According to a Wednesday report from the Las Vegas Review-Journal newspaper, the regulator had considered lodging a similar motion last month but ultimately chose to abstain so as to maintain its neutrality. However, the five-member body purportedly detailed that it has now unanimously decided to comply with a request from the Supreme Judicial Court of Massachusetts and furnish a brief by the middle of next month.
The newspaper reported that Wynn Resorts Limited in being sued by New York gambler A Richard Schuster over allegations that its Encore Boston Harbor property had ‘willfully and intentionally paid its customers odds of 6 to 5 when a player is dealt a blackjack when Massachusetts law clearly and unambiguously states that a player who is dealt a blackjack shall be paid at odds of 3 to 2’. This action, which was filed in July of 2019, purportedly claims that such a practice could see the Las Vegas-headquartered operator profit to the tune of more than $85,000 a day so as to clear as much as $30 million every year.
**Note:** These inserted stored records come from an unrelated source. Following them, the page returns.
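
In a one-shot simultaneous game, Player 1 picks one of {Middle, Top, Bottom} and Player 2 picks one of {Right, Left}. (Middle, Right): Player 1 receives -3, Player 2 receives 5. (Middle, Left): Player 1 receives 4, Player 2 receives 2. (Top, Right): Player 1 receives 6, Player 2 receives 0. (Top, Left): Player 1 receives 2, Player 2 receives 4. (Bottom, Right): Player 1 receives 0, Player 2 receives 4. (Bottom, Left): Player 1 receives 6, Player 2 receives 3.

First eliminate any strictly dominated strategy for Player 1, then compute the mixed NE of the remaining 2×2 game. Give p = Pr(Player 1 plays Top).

p = 1/5

Player 1's strategy Middle is strictly dominated by Bottom: 0 > -3 and 6 > 4. Eliminate Middle.
Player 2's indifference between Right and Left determines Player 1's mixing probability p:
  Player 2's payoff to Right: p·0 + (1−p)·4 = -4p + 4
  Player 2's payoff to Left: p·4 + (1−p)·3 = p + 3
  -4p + 4 = p + 3  ⇒  -5p = -1  ⇒  p = 1/5.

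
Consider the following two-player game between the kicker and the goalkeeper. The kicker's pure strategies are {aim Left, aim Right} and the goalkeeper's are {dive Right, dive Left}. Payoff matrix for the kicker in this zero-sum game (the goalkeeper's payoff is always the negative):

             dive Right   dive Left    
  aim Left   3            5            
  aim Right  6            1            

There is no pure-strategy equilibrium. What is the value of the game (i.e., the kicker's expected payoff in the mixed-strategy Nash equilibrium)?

v = 27/7

For the kicker to be willing to mix, the kicker must be indifferent between aim Left and aim Right, which pins down the goalkeeper's mix.
  the kicker's payoff to aim Left: q·3 + (1−q)·5 = -2q + 5
  the kicker's payoff to aim Right: q·6 + (1−q)·1 = 5q + 1
  -2q + 5 = 5q + 1  ⇒  -7q = -4  ⇒  q = 4/7.
The value is the kicker's expected payoff against this mix (using aim Left): (4/7)·3 + (3/7)·5 = 27/7.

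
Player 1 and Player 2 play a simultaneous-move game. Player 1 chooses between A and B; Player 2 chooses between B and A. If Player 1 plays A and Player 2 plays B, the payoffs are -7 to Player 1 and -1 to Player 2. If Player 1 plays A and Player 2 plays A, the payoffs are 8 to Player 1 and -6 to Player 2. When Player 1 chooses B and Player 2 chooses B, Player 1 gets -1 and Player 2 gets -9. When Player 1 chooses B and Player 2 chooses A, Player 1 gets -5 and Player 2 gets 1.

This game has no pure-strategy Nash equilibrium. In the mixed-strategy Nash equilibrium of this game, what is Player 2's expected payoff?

For Player 2 to be willing to mix, Player 2 must be indifferent between B and A, which pins down Player 1's mix.
  Player 2's payoff to B: p·(-1) + (1−p)·(-9) = 8p - 9
  Player 2's payoff to A: p·(-6) + (1−p)·1 = -7p + 1
  8p - 9 = -7p + 1  ⇒  15p = 10  ⇒  p = 2/3.
At equilibrium Player 2 is indifferent across columns, so Player 2's payoff equals the payoff from B: (2/3)·(-1) + (1/3)·(-9) = -11/3.

-11/3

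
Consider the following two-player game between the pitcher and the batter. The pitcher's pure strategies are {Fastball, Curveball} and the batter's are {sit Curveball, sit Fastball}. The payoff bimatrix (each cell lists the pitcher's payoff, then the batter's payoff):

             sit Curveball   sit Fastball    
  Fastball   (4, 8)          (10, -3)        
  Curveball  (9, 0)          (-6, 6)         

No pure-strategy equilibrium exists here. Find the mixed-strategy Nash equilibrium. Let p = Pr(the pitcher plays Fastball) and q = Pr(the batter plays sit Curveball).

Set the batter's expected payoff from sit Curveball equal to that from sit Fastball:
  the batter's expected payoff from sit Curveball: p·8 + (1−p)·0 = 8p
  the batter's expected payoff from sit Fastball: p·(-3) + (1−p)·6 = -9p + 6
  8p = -9p + 6  ⇒  17p = 6  ⇒  p = 6/17.
The pitcher's indifference between Fastball and Curveball determines the batter's mixing probability q:
  the pitcher's payoff from Fastball: q·4 + (1−q)·10 = -6q + 10
  the pitcher's payoff from Curveball: q·9 + (1−q)·(-6) = 15q - 6
  -6q + 10 = 15q - 6  ⇒  -21q = -16  ⇒  q = 16/21.

p = 6/17, q = 16/21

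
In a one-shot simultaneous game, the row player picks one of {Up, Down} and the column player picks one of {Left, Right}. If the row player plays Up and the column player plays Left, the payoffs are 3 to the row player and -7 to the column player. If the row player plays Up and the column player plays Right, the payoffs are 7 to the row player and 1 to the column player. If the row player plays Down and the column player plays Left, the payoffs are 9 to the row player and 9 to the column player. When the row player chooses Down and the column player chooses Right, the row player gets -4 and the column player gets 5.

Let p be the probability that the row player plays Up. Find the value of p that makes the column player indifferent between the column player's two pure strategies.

For the column player to be willing to mix, the column player must be indifferent between Left and Right, which pins down the row player's mix.
  the column player's expected payoff from Left: p·(-7) + (1−p)·9 = -16p + 9
  the column player's expected payoff from Right: p·1 + (1−p)·5 = -4p + 5
  -16p + 9 = -4p + 5  ⇒  -12p = -4  ⇒  p = 1/3.

p = 1/3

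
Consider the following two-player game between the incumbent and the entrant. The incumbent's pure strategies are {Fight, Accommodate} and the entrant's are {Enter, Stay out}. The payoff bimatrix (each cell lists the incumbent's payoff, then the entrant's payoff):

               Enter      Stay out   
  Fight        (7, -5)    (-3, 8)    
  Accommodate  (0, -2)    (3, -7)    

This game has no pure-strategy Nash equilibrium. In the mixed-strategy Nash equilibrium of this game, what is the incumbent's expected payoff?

21/13

Set the incumbent's expected payoff from Fight equal to that from Accommodate:
  the incumbent's payoff to Fight: q·7 + (1−q)·(-3) = 10q - 3
  the incumbent's payoff to Accommodate: q·0 + (1−q)·3 = -3q + 3
  10q - 3 = -3q + 3  ⇒  13q = 6  ⇒  q = 6/13.
At equilibrium the incumbent is indifferent across rows, so the incumbent's payoff equals the payoff from Fight: (6/13)·7 + (7/13)·(-3) = 21/13.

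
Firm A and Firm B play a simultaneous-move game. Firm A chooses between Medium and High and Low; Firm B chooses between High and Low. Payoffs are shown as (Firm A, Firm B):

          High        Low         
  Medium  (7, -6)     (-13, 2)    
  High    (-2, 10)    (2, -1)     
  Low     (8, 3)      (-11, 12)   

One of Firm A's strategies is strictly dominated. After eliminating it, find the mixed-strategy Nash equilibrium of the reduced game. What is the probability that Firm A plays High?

Firm A's strategy Medium is strictly dominated by Low: 8 > 7 and -11 > -13. Eliminate Medium.
For Firm B to be willing to mix, Firm B must be indifferent between High and Low, which pins down Firm A's mix.
  Firm B's expected payoff from High: p·10 + (1−p)·3 = 7p + 3
  Firm B's expected payoff from Low: p·(-1) + (1−p)·12 = -13p + 12
  7p + 3 = -13p + 12  ⇒  20p = 9  ⇒  p = 9/20.

p = 9/20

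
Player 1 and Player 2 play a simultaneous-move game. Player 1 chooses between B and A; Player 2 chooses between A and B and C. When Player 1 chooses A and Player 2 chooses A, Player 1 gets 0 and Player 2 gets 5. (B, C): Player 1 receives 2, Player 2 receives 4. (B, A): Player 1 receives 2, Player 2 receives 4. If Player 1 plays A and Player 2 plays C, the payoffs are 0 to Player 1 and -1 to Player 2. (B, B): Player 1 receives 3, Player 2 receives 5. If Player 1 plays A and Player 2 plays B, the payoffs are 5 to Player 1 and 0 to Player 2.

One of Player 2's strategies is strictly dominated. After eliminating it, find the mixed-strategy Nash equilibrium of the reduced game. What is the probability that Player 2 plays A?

q = 1/2

Player 2's strategy C is strictly dominated by B: 5 > 4 and 0 > -1. Eliminate C.
For Player 1 to be willing to mix, Player 1 must be indifferent between B and A, which pins down Player 2's mix.
  Player 1's expected payoff from B: q·2 + (1−q)·3 = -q + 3
  Player 1's expected payoff from A: q·0 + (1−q)·5 = -5q + 5
  -q + 3 = -5q + 5  ⇒  4q = 2  ⇒  q = 1/2.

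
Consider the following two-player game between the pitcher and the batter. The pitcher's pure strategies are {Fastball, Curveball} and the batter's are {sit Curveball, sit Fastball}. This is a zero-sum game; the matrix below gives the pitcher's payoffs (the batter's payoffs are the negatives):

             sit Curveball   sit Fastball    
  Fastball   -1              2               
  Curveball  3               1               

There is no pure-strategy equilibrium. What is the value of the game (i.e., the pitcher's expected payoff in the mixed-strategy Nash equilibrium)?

Set the pitcher's expected payoff from Fastball equal to that from Curveball:
  the pitcher's payoff to Fastball: q·(-1) + (1−q)·2 = -3q + 2
  the pitcher's payoff to Curveball: q·3 + (1−q)·1 = 2q + 1
  -3q + 2 = 2q + 1  ⇒  -5q = -1  ⇒  q = 1/5.
The value is the pitcher's expected payoff against this mix (using Fastball): (1/5)·(-1) + (4/5)·2 = 7/5.

v = 7/5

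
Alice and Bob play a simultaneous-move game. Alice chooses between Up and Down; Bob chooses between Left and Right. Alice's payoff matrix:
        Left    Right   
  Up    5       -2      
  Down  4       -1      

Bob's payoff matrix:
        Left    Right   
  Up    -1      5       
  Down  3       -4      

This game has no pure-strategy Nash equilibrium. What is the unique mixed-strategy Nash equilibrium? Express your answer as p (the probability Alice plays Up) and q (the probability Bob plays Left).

Alice's mix must leave Bob indifferent between Left and Right.
  Bob's payoff to Left: p·(-1) + (1−p)·3 = -4p + 3
  Bob's payoff to Right: p·5 + (1−p)·(-4) = 9p - 4
  -4p + 3 = 9p - 4  ⇒  -13p = -7  ⇒  p = 7/13.
For Alice to be willing to mix, Alice must be indifferent between Up and Down, which pins down Bob's mix.
  Alice's expected payoff from Up: q·5 + (1−q)·(-2) = 7q - 2
  Alice's expected payoff from Down: q·4 + (1−q)·(-1) = 5q - 1
  7q - 2 = 5q - 1  ⇒  2q = 1  ⇒  q = 1/2.

p = 7/13, q = 1/2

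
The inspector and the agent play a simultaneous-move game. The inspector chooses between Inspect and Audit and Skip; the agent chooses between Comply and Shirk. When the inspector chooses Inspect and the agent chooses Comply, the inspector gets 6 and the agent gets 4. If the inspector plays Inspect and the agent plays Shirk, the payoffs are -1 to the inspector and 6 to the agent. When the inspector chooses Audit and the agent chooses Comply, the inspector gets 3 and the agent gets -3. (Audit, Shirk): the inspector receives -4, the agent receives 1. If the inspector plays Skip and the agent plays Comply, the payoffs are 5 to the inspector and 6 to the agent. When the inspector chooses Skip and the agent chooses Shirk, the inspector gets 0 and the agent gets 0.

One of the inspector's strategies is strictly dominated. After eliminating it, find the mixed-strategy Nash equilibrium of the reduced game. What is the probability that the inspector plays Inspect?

The inspector's strategy Audit is strictly dominated by Inspect: 6 > 3 and -1 > -4. Eliminate Audit.
Set the agent's expected payoff from Comply equal to that from Shirk:
  the agent's payoff to Comply: p·4 + (1−p)·6 = -2p + 6
  the agent's payoff to Shirk: p·6 + (1−p)·0 = 6p
  -2p + 6 = 6p  ⇒  -8p = -6  ⇒  p = 3/4.

p = 3/4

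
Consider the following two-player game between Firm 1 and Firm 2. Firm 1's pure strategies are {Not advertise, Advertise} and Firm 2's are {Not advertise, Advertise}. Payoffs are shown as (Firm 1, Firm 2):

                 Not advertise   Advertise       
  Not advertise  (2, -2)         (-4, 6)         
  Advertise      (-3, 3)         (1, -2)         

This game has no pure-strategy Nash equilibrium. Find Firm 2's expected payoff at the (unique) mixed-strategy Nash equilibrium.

For Firm 2 to be willing to mix, Firm 2 must be indifferent between Not advertise and Advertise, which pins down Firm 1's mix.
  Firm 2's payoff from Not advertise: p·(-2) + (1−p)·3 = -5p + 3
  Firm 2's payoff from Advertise: p·6 + (1−p)·(-2) = 8p - 2
  -5p + 3 = 8p - 2  ⇒  -13p = -5  ⇒  p = 5/13.
At equilibrium Firm 2 is indifferent across columns, so Firm 2's payoff equals the payoff from Not advertise: (5/13)·(-2) + (8/13)·3 = 14/13.

14/13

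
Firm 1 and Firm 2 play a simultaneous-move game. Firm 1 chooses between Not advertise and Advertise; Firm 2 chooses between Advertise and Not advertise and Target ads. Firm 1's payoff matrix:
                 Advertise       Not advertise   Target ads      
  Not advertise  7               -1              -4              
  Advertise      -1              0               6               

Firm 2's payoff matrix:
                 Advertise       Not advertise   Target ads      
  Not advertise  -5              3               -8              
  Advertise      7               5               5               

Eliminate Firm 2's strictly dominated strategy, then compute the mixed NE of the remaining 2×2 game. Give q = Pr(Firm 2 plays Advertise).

q = 1/9

Firm 2's strategy Target ads is strictly dominated by Advertise: -5 > -8 and 7 > 5. Eliminate Target ads.
For Firm 1 to be willing to mix, Firm 1 must be indifferent between Not advertise and Advertise, which pins down Firm 2's mix.
  Firm 1's payoff from Not advertise: q·7 + (1−q)·(-1) = 8q - 1
  Firm 1's payoff from Advertise: q·(-1) + (1−q)·0 = -q
  8q - 1 = -q  ⇒  9q = 1  ⇒  q = 1/9.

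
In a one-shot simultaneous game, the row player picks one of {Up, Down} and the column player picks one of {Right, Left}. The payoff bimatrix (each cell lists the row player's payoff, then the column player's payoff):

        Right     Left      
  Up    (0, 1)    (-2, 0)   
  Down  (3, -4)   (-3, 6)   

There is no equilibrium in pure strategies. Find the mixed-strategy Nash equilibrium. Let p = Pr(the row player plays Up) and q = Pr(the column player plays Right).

The column player's indifference between Right and Left determines the row player's mixing probability p:
  the column player's payoff from Right: p·1 + (1−p)·(-4) = 5p - 4
  the column player's payoff from Left: p·0 + (1−p)·6 = -6p + 6
  5p - 4 = -6p + 6  ⇒  11p = 10  ⇒  p = 10/11.
Set the row player's expected payoff from Up equal to that from Down:
  the row player's expected payoff from Up: q·0 + (1−q)·(-2) = 2q - 2
  the row player's expected payoff from Down: q·3 + (1−q)·(-3) = 6q - 3
  2q - 2 = 6q - 3  ⇒  -4q = -1  ⇒  q = 1/4.

p = 10/11, q = 1/4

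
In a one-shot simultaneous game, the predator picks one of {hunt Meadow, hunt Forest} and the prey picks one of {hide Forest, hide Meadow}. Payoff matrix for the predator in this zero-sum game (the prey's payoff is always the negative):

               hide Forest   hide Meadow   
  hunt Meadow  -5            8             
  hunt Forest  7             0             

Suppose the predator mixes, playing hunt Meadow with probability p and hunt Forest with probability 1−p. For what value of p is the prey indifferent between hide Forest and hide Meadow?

The prey's indifference between hide Forest and hide Meadow determines the predator's mixing probability p:
  the prey's payoff from hide Forest: p·5 + (1−p)·(-7) = 12p - 7
  the prey's payoff from hide Meadow: p·(-8) + (1−p)·0 = -8p
  12p - 7 = -8p  ⇒  20p = 7  ⇒  p = 7/20.

p = 7/20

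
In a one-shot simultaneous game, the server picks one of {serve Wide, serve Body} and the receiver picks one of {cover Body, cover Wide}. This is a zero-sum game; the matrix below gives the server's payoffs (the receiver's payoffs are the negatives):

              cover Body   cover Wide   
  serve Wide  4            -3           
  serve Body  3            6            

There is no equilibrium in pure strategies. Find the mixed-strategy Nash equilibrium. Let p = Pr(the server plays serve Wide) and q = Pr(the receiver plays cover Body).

p = 3/10, q = 9/10

The server's mix must leave the receiver indifferent between cover Body and cover Wide.
  the receiver's payoff from cover Body: p·(-4) + (1−p)·(-3) = -p - 3
  the receiver's payoff from cover Wide: p·3 + (1−p)·(-6) = 9p - 6
  -p - 3 = 9p - 6  ⇒  -10p = -3  ⇒  p = 3/10.
For the server to be willing to mix, the server must be indifferent between serve Wide and serve Body, which pins down the receiver's mix.
  the server's payoff to serve Wide: q·4 + (1−q)·(-3) = 7q - 3
  the server's payoff to serve Body: q·3 + (1−q)·6 = -3q + 6
  7q - 3 = -3q + 6  ⇒  10q = 9  ⇒  q = 9/10.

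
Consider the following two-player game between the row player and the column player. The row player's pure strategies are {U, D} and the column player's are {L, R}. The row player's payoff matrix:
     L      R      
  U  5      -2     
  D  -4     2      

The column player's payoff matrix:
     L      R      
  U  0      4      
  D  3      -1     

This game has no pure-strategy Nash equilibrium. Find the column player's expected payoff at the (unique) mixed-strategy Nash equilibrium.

Set the column player's expected payoff from L equal to that from R:
  the column player's payoff from L: p·0 + (1−p)·3 = -3p + 3
  the column player's payoff from R: p·4 + (1−p)·(-1) = 5p - 1
  -3p + 3 = 5p - 1  ⇒  -8p = -4  ⇒  p = 1/2.
At equilibrium the column player is indifferent across columns, so the column player's payoff equals the payoff from L: (1/2)·0 + (1/2)·3 = 3/2.

3/2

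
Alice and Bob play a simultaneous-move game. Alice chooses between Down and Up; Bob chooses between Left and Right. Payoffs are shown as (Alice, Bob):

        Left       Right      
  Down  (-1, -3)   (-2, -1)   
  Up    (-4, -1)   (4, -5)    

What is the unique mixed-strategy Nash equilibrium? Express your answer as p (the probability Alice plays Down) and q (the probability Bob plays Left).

p = 2/3, q = 2/3

Set Bob's expected payoff from Left equal to that from Right:
  Bob's payoff from Left: p·(-3) + (1−p)·(-1) = -2p - 1
  Bob's payoff from Right: p·(-1) + (1−p)·(-5) = 4p - 5
  -2p - 1 = 4p - 5  ⇒  -6p = -4  ⇒  p = 2/3.
In a mixed equilibrium Alice is indifferent between Down and Up; this condition fixes q.
  Alice's expected payoff from Down: q·(-1) + (1−q)·(-2) = q - 2
  Alice's expected payoff from Up: q·(-4) + (1−q)·4 = -8q + 4
  q - 2 = -8q + 4  ⇒  9q = 6  ⇒  q = 2/3.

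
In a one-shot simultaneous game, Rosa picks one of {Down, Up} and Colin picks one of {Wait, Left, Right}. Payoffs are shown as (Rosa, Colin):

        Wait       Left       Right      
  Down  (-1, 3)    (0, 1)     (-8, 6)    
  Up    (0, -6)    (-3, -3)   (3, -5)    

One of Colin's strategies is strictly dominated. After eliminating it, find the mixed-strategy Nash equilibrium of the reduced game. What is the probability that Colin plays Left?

q = 11/14

Colin's strategy Wait is strictly dominated by Right: 6 > 3 and -5 > -6. Eliminate Wait.
Colin's mix must leave Rosa indifferent between Down and Up.
  Rosa's payoff from Down: q·0 + (1−q)·(-8) = 8q - 8
  Rosa's payoff from Up: q·(-3) + (1−q)·3 = -6q + 3
  8q - 8 = -6q + 3  ⇒  14q = 11  ⇒  q = 11/14.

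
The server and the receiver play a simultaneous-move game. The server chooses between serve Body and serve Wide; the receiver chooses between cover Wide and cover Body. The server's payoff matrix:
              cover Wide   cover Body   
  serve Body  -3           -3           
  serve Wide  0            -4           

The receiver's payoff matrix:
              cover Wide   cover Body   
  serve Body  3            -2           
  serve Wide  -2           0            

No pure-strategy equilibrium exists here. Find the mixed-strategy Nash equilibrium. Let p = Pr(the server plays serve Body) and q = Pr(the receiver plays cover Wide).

p = 2/7, q = 1/4

Set the receiver's expected payoff from cover Wide equal to that from cover Body:
  the receiver's expected payoff from cover Wide: p·3 + (1−p)·(-2) = 5p - 2
  the receiver's expected payoff from cover Body: p·(-2) + (1−p)·0 = -2p
  5p - 2 = -2p  ⇒  7p = 2  ⇒  p = 2/7.
The receiver's mix must leave the server indifferent between serve Body and serve Wide.
  the server's payoff to serve Body: q·(-3) + (1−q)·(-3) = -3
  the server's payoff to serve Wide: q·0 + (1−q)·(-4) = 4q - 4
  -3 = 4q - 4  ⇒  -4q = -1  ⇒  q = 1/4.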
The Las Vegas Review Journal reported that the Supreme Judicial Court of Massachusetts is scheduled to begin hearing Shuster’s case from April 7 while the brief from the Massachusetts Gaming Commission will likely relate that such payouts at the 671-room Encore Boston Harbor have been found to be in complete compliance with state regulations. The regulator will moreover purportedly possibly relate that its Investigations and Enforcement Bureau has never been required to take enforcement action against the 33-acre property with regards to its blackjack offerings.
The newspaper reported that Wynn Resorts Limited has continually maintained its innocence and told the Boston Herald soon after the lawsuit was lodged that its Encore Boston Harbor venue has meticulously followed the Massachusetts Gaming Commission’s rules on ‘blackjack payouts’ ever since opening in mid-June of 2019.